Duane shook his head and made a moue. “Not really. The frat experience is really deep for a lot of the guys, but I have a family already, and the two don’t feel like the same. Girls or not, my sisters will always be more to me than these guys will. PKP is like most frats I guess; it’s just a presumed family by proximity. I love a lot of the brothers, but they’re not, like, capital ‘B’ Brothers.” Duane took his own hearty bite. “What about you and the Pack?”
Lexie made a face. “Nah. I’m not really like them. I think we all want me to be, but I feel like a different species. I’m like the weird half-sibling from Dad’s secret family. None of them really know what to do with me. And I don’t know what I want done with myself.”
Duane nodded sagely and they finished their burgers in silence. “I do actually dig Rory, though. He’s been having a pretty hard time of it since the guys died.”
Lexie wiped her hands and stacked her empty plate. “Well, Bree too, right?”
Duane shrugged. “Yeah, of course. But I think he was more torn up about their breakup before she died.”

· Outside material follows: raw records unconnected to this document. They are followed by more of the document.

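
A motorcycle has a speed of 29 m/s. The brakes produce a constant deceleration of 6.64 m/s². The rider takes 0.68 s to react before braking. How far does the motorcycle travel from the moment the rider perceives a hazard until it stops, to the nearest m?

Total stopping distance ≈ 83 m

Reaction distance = v·t_r = 29.0000 × 0.68 = 19.720 m.
Braking distance = v²/(2a) = 29.0000² / (2 × 6.640) = 841.000 / 13.280 = 63.328 m.
Total = 19.720 + 63.328 = 83.048 m.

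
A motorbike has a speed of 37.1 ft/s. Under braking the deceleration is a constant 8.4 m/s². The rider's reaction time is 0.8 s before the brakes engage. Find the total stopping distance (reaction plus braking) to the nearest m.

Total stopping distance ≈ 17 m

37.1 ft/s × 0.3048 = 11.3081 m/s.
Reaction distance = v·t_r = 11.3081 × 0.8 = 9.046 m.
Braking distance = v²/(2a) = 11.3081² / (2 × 8.400) = 127.873 / 16.800 = 7.611 m.
Total = 9.046 + 7.611 = 16.657 m.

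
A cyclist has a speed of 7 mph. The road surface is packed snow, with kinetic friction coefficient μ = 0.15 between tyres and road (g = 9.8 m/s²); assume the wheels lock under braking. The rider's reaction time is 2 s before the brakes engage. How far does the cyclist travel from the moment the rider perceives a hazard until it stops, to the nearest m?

Total stopping distance ≈ 10 m

7 mph × 0.44704 = 3.1293 m/s.
a = μg = 0.15 × 9.8 = 1.470 m/s².
Reaction distance = v·t_r = 3.1293 × 2 = 6.259 m.
Braking distance = v²/(2a) = 3.1293² / (2 × 1.470) = 9.793 / 2.940 = 3.331 m.
Total = 6.259 + 3.331 = 9.590 m.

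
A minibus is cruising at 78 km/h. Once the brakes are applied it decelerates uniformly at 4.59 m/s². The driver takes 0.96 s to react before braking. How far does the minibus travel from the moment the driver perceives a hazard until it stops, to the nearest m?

78 km/h ÷ 3.6 = 21.6667 m/s.
Reaction distance = v·t_r = 21.6667 × 0.96 = 20.800 m.
Braking distance = v²/(2a) = 21.6667² / (2 × 4.590) = 469.446 / 9.180 = 51.138 m.
Total = 20.800 + 51.138 = 71.938 m.

Total stopping distance ≈ 72 m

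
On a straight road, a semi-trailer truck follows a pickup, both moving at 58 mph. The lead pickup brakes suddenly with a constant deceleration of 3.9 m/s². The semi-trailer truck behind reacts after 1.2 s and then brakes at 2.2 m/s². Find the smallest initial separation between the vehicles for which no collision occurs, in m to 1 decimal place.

Minimum gap ≈ 97.7 m

58 mph × 0.44704 = 25.9283 m/s.
Leader travels v²/(2a_L) = 672.277 / 7.800 = 86.189 m before stopping.
Follower covers v·t_r = 25.9283 × 1.2 = 31.114 m while reacting, then v²/(2a_F) = 672.277 / 4.400 = 152.790 m while braking, for a total of 31.114 + 152.790 = 183.904 m.
Since a_F ≤ a_L and the follower starts braking later, the follower is never slower than the leader, so the closest approach is when both have stopped.
Minimum gap = 183.904 − 86.189 = 97.715 m.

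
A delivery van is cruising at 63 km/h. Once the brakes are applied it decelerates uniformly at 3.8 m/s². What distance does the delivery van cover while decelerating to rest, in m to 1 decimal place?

63 km/h ÷ 3.6 = 17.5000 m/s.
Braking distance = v²/(2a) = 17.5000² / (2 × 3.800) = 306.250 / 7.600 = 40.296 m.

Braking distance ≈ 40.3 m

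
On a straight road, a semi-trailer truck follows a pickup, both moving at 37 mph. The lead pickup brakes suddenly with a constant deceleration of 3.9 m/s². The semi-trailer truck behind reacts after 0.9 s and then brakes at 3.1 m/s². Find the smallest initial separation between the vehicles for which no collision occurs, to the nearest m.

37 mph × 0.44704 = 16.5405 m/s.
Leader travels v²/(2a_L) = 273.588 / 7.800 = 35.075 m before stopping.
Follower covers v·t_r = 16.5405 × 0.9 = 14.886 m while reacting, then v²/(2a_F) = 273.588 / 6.200 = 44.127 m while braking, for a total of 14.886 + 44.127 = 59.013 m.
Since a_F ≤ a_L and the follower starts braking later, the follower is never slower than the leader, so the closest approach is when both have stopped.
Minimum gap = 59.013 − 35.075 = 23.938 m.

Minimum gap ≈ 24 m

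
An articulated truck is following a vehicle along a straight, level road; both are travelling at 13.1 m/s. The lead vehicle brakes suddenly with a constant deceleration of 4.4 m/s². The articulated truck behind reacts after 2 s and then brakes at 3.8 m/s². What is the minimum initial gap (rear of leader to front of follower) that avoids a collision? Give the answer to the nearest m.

Minimum gap ≈ 29 m

Leader travels v²/(2a_L) = 171.610 / 8.800 = 19.501 m before stopping.
Follower covers v·t_r = 13.1000 × 2 = 26.200 m while reacting, then v²/(2a_F) = 171.610 / 7.600 = 22.580 m while braking, for a total of 26.200 + 22.580 = 48.780 m.
Since a_F ≤ a_L and the follower starts braking later, the follower is never slower than the leader, so the closest approach is when both have stopped.
Minimum gap = 48.780 − 19.501 = 29.279 m.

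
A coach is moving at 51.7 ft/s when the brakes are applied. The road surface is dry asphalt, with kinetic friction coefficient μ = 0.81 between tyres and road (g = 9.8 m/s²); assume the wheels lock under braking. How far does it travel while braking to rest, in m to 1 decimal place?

Braking distance ≈ 15.6 m

51.7 ft/s × 0.3048 = 15.7582 m/s.
a = μg = 0.81 × 9.8 = 7.938 m/s².
Braking distance = v²/(2a) = 15.7582² / (2 × 7.938) = 248.321 / 15.876 = 15.641 m.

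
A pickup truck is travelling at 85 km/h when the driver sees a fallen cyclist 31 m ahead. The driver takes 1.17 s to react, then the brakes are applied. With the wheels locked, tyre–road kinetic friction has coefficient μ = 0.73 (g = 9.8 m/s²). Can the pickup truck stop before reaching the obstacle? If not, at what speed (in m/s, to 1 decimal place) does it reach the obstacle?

No — it strikes the obstacle at 22.6 m/s

85 km/h ÷ 3.6 = 23.6111 m/s.
a = μg = 0.73 × 9.8 = 7.154 m/s².
Reaction distance = 23.6111 × 1.17 = 27.625 m.
Braking distance needed to stop: v²/(2a) = 557.484 / 14.308 = 38.963 m, so total needed = 27.625 + 38.963 = 66.588 m > 31 m — it cannot stop.
Distance remaining when braking begins: 31 − 27.625 = 3.375 m.
v² = v₀² − 2a·d = 557.484 − 2 × 7.154 × 3.375 = 509.195 m²/s².
v = √509.195 = 22.565 m/s.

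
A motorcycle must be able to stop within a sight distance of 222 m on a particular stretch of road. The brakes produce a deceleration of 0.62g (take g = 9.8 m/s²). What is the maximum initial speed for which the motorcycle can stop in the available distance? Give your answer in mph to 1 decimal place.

Maximum speed ≈ 116.2 mph

a = 0.62 × 9.8 = 6.076 m/s².
v²/(2a) = d ⇒ v = √(2 × 6.076 × 222) = √2697.74 = 51.9398 m/s.
51.9398 m/s ÷ 0.44704 = 116.186 mph.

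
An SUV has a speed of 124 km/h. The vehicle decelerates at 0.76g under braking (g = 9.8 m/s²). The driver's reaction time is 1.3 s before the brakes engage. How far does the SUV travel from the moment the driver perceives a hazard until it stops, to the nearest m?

Total stopping distance ≈ 124 m

124 km/h ÷ 3.6 = 34.4444 m/s.
a = 0.76 × 9.8 = 7.448 m/s².
Reaction distance = v·t_r = 34.4444 × 1.3 = 44.778 m.
Braking distance = v²/(2a) = 34.4444² / (2 × 7.448) = 1186.417 / 14.896 = 79.647 m.
Total = 44.778 + 79.647 = 124.425 m.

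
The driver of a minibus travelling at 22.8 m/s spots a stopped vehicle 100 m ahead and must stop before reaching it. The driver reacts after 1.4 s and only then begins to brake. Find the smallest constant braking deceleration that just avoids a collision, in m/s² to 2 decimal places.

Required deceleration ≈ 3.82 m/s²

Distance covered during reaction = 22.8000 × 1.4 = 31.920 m.
Distance available for braking: 100 − 31.920 = 68.080 m.
v² = 2a·d ⇒ a = v²/(2d) = 22.8000² / (2 × 68.080) = 519.840 / 136.160 = 3.8179 m/s².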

Lexie’s hand slipped. Dishes clattered. “Wait, what?”
“What?
Lexie gave him a hard look. “They broke up?”
He nodded. “Yeah, he broke up with Bree the week before she died.”
“Do you know why?”
“He wouldn’t say, but it sounded pretty dramatic. Lots of yelling and crying. I do know that his dad didn’t like her.”
“Governor Blackwell?”
“That’s the guy.”
Lexie cleaned her side of the table with a napkin and tried to think of a casual way to phrase her question. She gave up. “Do you think you could find anything else out?”

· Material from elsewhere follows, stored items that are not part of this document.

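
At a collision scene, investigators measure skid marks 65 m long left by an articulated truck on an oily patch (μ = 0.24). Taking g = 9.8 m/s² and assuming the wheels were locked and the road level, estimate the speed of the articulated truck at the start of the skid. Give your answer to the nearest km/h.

Initial speed ≈ 63 km/h

Deceleration a = μg = 0.24 × 9.8 = 2.352 m/s².
v = √(2a·d) = √(2 × 2.352 × 65) = √305.760 = 17.4860 m/s.
= 17.4860 × 3.6 = 62.950 km/h.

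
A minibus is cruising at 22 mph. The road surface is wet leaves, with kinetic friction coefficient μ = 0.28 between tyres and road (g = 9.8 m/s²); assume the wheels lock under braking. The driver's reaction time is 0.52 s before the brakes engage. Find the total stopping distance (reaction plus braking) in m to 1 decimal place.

Total stopping distance ≈ 22.7 m

22 mph × 0.44704 = 9.8349 m/s.
a = μg = 0.28 × 9.8 = 2.744 m/s².
Reaction distance = v·t_r = 9.8349 × 0.52 = 5.114 m.
Braking distance = v²/(2a) = 9.8349² / (2 × 2.744) = 96.725 / 5.488 = 17.625 m.
Total = 5.114 + 17.625 = 22.739 m.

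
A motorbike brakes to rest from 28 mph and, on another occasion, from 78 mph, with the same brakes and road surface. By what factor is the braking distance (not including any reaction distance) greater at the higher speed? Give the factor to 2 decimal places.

Factor ≈ 7.76

Braking distance d = v²/(2a), so with a fixed, d ∝ v².
Factor = (78/28)² = 2.7857² = 7.7601.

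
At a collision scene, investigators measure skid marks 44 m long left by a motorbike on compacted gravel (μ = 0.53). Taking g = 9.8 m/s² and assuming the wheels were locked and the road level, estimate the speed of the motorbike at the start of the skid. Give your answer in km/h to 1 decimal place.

Deceleration a = μg = 0.53 × 9.8 = 5.194 m/s².
v = √(2a·d) = √(2 × 5.194 × 44) = √457.072 = 21.3792 m/s.
= 21.3792 × 3.6 = 76.965 km/h.

Initial speed ≈ 77.0 km/h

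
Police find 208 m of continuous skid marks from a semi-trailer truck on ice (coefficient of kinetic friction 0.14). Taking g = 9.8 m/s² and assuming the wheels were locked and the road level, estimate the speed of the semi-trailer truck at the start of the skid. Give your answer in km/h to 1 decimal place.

Initial speed ≈ 86.0 km/h

Deceleration a = μg = 0.14 × 9.8 = 1.372 m/s².
v = √(2a·d) = √(2 × 1.372 × 208) = √570.752 = 23.8904 m/s.
= 23.8904 × 3.6 = 86.005 km/h.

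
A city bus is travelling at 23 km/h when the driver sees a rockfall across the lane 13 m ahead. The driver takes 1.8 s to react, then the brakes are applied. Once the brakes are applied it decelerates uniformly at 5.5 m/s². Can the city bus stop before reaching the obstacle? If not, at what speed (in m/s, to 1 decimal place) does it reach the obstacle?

23 km/h ÷ 3.6 = 6.3889 m/s.
Reaction distance = 6.3889 × 1.8 = 11.500 m.
Braking distance needed to stop: v²/(2a) = 40.818 / 11.000 = 3.711 m, so total needed = 11.500 + 3.711 = 15.211 m > 13 m — it cannot stop.
Distance remaining when braking begins: 13 − 11.500 = 1.500 m.
v² = v₀² − 2a·d = 40.818 − 2 × 5.500 × 1.500 = 24.318 m²/s².
v = √24.318 = 4.931 m/s.

No — it strikes the obstacle at 4.9 m/s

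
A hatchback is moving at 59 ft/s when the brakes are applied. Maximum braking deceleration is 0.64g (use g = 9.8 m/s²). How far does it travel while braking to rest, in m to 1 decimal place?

Braking distance ≈ 25.8 m

59 ft/s × 0.3048 = 17.9832 m/s.
a = 0.64 × 9.8 = 6.272 m/s².
Braking distance = v²/(2a) = 17.9832² / (2 × 6.272) = 323.395 / 12.544 = 25.781 m.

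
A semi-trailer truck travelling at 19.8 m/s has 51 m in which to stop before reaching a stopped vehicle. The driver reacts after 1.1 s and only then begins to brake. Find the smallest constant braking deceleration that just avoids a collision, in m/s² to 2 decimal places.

Distance covered during reaction = 19.8000 × 1.1 = 21.780 m.
Distance available for braking: 51 − 21.780 = 29.220 m.
v² = 2a·d ⇒ a = v²/(2d) = 19.8000² / (2 × 29.220) = 392.040 / 58.440 = 6.7084 m/s².

Required deceleration ≈ 6.71 m/s²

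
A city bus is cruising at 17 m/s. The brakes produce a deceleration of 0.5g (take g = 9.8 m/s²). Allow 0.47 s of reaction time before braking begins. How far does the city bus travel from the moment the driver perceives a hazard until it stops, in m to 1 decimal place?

a = 0.5 × 9.8 = 4.900 m/s².
Reaction distance = v·t_r = 17.0000 × 0.47 = 7.990 m.
Braking distance = v²/(2a) = 17.0000² / (2 × 4.900) = 289.000 / 9.800 = 29.490 m.
Total = 7.990 + 29.490 = 37.480 m.

Total stopping distance ≈ 37.5 m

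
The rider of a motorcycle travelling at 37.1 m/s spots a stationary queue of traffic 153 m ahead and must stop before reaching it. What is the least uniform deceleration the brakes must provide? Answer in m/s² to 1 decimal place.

Required deceleration ≈ 4.5 m/s²

v² = 2a·d ⇒ a = v²/(2d) = 37.1000² / (2 × 153.000) = 1376.410 / 306.000 = 4.4981 m/s².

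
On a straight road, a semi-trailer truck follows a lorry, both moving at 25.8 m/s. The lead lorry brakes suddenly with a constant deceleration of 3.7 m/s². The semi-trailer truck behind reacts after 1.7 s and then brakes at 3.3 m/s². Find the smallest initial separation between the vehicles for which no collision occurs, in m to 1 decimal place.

Leader travels v²/(2a_L) = 665.640 / 7.400 = 89.951 m before stopping.
Follower covers v·t_r = 25.8000 × 1.7 = 43.860 m while reacting, then v²/(2a_F) = 665.640 / 6.600 = 100.855 m while braking, for a total of 43.860 + 100.855 = 144.715 m.
Since a_F ≤ a_L and the follower starts braking later, the follower is never slower than the leader, so the closest approach is when both have stopped.
Minimum gap = 144.715 − 89.951 = 54.764 m.

Minimum gap ≈ 54.8 m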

“What will I get in return?” Duane asked, raising his eyebrows.
“Ick.”
“Oh, stop. You’re the gross one,” Duane said. “How about being my research subject for Abnormal Psych?”
“I’m not even taking that class.”
“Better if you aren’t.”
“Will I have to wake up early?” Lexie asked.
“No.”
“Show up anywhere on a regular basis?”
“No.”
“Homework?”
“No.”
“Fine. Dig up some juicy dirt on Rory, and I’ll fill out all the surveys you want me to.” Lexie curled her hand into a fist and met Duane’s with a friendly bump.